Aussi, le tribunal considère qu’il y a lieu d’écarter l’enquête de police.

Pour le surplus, il ne reste plus rien au dossier du CPAS comme élément de preuve du travail du demandeur et de la résidence principale de sa fille chez son épouse, le tribunal relevant que les deux visites au domicile du demandeur ne sont pas consignées, l’heure étant inconnue. La première visite n’a même pas fait l’objet d’un avis de passage ni été suivie d’une convocation. Le CPAS oublie que la fille du demandeur est scolarisée et ne doit évidemment pas être gardée à la maison toute la journée. Il eut été plus simple que le travailleur social du CPAS se rende sur le lieu de travail supposé du demandeur pour y vérifier sa présence. Il eut aussi été très simple de se renseigner auprès de l’école sur la personne qui allait déposer et rechercher l’enfant et, enfin, il eut été élémentaire, après une visite infructueuse à domicile, d’avertir du second jour de visite.

Intérêt de cette décision

Le tribunal rappelle que la tenue d’une enquête sociale est obligatoire préalablement à toute décision d’octroi, de revision, de retrait ou de suspension (art.19. de la loi du 26 mai 2002) et exerce un contrôle strict sur les conditions dans lesquelles l’enquête sociale a été effectuée. Il est rappelé que l’enquête sociale doit être réalisée par des personnes qualifiées à cet effet (art. 5 de l’A.R. du 11 juillet 2002). L’enquête de police sollicitée par le C.P.A.S. ne peut dès lors être considérée comme une enquête sociale, ce qui répond également à l’esprit de la loi, le recours à la police n’étant pas adapté à la mission sociale dévolue au C.P.A.S.

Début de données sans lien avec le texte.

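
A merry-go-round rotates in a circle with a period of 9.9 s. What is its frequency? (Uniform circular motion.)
f = 1/T = 1/9.9 = 0.101 Hz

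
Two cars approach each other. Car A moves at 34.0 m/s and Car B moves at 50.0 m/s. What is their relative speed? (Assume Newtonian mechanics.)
v_rel = v_A + v_B = 34.0 + 50.0 = 84.0 m/s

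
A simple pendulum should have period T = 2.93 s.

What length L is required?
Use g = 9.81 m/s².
T = 2π√(L/g) → L = g(T/2π)² = 9.81×(2.93/2π)² = 2.133 m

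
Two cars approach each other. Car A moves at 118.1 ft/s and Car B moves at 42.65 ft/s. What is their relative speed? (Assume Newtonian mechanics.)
v_rel = v_A + v_B = 118.1 + 42.65 = 160.8 ft/s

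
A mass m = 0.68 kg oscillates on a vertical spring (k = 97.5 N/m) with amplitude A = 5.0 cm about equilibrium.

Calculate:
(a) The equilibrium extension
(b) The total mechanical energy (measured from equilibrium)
x_eq = mg/k = 0.68×9.81/97.5 = 0.06842 m = 6.842 cm
E = ½kA² = ½×97.5×(0.05)² = 0.1219 J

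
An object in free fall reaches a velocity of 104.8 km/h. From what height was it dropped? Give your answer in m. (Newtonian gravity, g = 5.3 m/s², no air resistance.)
h = v²/(2g) (with unit conversion) = 79.95 m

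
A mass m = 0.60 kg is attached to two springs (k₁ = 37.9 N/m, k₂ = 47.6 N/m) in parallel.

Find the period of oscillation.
k_eq = k₁+k₂ = 85.5 N/m
T = 2π√(m/k_eq) = 2π√(0.6/85.5) = 0.5263 s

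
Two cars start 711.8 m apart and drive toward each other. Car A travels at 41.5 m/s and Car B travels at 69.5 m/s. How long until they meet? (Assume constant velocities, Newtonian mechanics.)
Combined speed: v_combined = 41.5 + 69.5 = 111 m/s
Time to meet: t = d/111 = 711.8/111 = 6.41 s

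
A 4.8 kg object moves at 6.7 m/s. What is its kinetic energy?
KE = ½mv² = ½×4.8×6.7² = 107.736 J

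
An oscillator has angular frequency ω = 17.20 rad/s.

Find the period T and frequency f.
T = 2π/ω = 2π/17.2 = 0.3653 s; f = ω/2π = 2.737 Hz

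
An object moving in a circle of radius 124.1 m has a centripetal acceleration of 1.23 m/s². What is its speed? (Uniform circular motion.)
v = √(a_c × r) = √(1.23 × 124.1) = 12.35 m/s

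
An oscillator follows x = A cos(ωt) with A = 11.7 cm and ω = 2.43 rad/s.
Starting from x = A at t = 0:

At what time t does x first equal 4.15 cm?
cos(ωt) = x/A = 4.15/11.7 = 0.3547
ωt = arccos(0.3547) = 1.208 rad
t = 1.208/2.43 = 0.4972 s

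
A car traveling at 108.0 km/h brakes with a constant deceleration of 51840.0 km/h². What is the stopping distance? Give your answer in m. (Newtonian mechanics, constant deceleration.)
d = v₀² / (2a) (with unit conversion) = 112.5 m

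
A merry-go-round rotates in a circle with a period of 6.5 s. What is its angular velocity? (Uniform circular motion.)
ω = 2π/T = 2π/6.5 = 0.9666 rad/s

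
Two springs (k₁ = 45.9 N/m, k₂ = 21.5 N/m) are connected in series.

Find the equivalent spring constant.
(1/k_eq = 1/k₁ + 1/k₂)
1/k_eq = 1/45.9 + 1/21.5 = 0.068298; k_eq = 14.64 N/m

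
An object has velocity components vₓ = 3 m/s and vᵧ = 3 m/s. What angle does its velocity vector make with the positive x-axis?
θ = arctan(vᵧ/vₓ) = arctan(3/3) = 45.0°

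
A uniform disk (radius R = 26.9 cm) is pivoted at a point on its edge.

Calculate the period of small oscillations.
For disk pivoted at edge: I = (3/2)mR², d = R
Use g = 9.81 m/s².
I/m = (3/2)R² = 0.1085 m²; d = R = 0.269 m
T = 2π√((3/2)R²/(gR)) = 2π√(3R/(2g)) = 1.274 s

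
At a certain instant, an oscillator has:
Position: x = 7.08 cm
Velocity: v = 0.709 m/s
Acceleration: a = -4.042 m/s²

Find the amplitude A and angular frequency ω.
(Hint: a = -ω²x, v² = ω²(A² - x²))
a = −ω²x → ω = √(|a|/x) = √(4.042/0.0708) = 7.556 rad/s
v² = ω²(A² − x²) → A = √(x² + v²/ω²) = √(0.0708² + 0.709²/7.556²) = 0.1175 m = 11.75 cm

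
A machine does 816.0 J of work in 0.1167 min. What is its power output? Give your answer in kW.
P = W/t = 816 J / 7.002 s = 116.5 W = 0.1165 kW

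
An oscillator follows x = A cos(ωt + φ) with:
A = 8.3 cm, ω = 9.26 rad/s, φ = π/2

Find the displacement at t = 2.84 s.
x = A cos(ωt + φ) = 8.3×cos(9.26×2.84 + π/2) = -7.628 cm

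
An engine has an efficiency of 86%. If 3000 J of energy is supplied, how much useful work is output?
W_out = η × W_in = 0.86 × 3000 = 2580.0 J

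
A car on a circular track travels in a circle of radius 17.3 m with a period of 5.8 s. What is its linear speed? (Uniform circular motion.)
v = 2πr/T = 2π×17.3/5.8 = 18.74 m/s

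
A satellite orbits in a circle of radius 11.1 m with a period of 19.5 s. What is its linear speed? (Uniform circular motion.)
v = 2πr/T = 2π×11.1/19.5 = 3.58 m/s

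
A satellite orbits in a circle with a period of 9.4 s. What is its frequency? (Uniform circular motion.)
f = 1/T = 1/9.4 = 0.1064 Hz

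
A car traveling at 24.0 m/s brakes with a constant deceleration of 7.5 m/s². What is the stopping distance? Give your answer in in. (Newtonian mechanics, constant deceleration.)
d = v₀² / (2a) (with unit conversion) = 1512.0 in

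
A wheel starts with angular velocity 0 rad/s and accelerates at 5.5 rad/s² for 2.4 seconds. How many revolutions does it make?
θ = ω₀t + ½αt² = 0×2.4 + ½×5.5×2.4² = 15.84 rad
Revolutions = θ/(2π) = 15.84/(2π) = 2.52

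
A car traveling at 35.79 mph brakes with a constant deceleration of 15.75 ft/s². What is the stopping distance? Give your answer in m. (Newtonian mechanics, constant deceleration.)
d = v₀² / (2a) (with unit conversion) = 26.66 m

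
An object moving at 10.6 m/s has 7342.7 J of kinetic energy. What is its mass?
KE = ½mv² → m = 2KE/v² = 2×7342.7/10.6² = 130.7 kg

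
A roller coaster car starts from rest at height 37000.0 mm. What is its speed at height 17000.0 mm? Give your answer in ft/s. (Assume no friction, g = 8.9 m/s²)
mgh₁ = ½mv₂² + mgh₂ → v₂ = √(2g(h₁−h₂)) = √(2×8.9×(37−17)) = 18.87 m/s = 61.9 ft/s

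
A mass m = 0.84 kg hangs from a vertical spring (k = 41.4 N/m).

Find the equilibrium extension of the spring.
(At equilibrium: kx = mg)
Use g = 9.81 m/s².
x_eq = mg/k = 0.84×9.81/41.4 = 0.199 m = 19.9 cm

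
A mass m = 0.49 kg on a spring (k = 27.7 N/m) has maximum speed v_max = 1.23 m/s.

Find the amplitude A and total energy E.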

Cette décision n’est pas isolée puisque, comme rappelé par le jugement, la Cour du travail de Liège s’est régulièrement prononcée dans le même sens (C. trav. Liège, 24 sept. 1991, J.L.M.B., 1991, p. 1357 ss. et note d’observation, voir également C. trav. Liège, 26 févr. 2003, R.G. 30649/02, Justel et C. trav. Gand, 22 novembre 1993, Chron. Dr. Soc., 1995, p.83).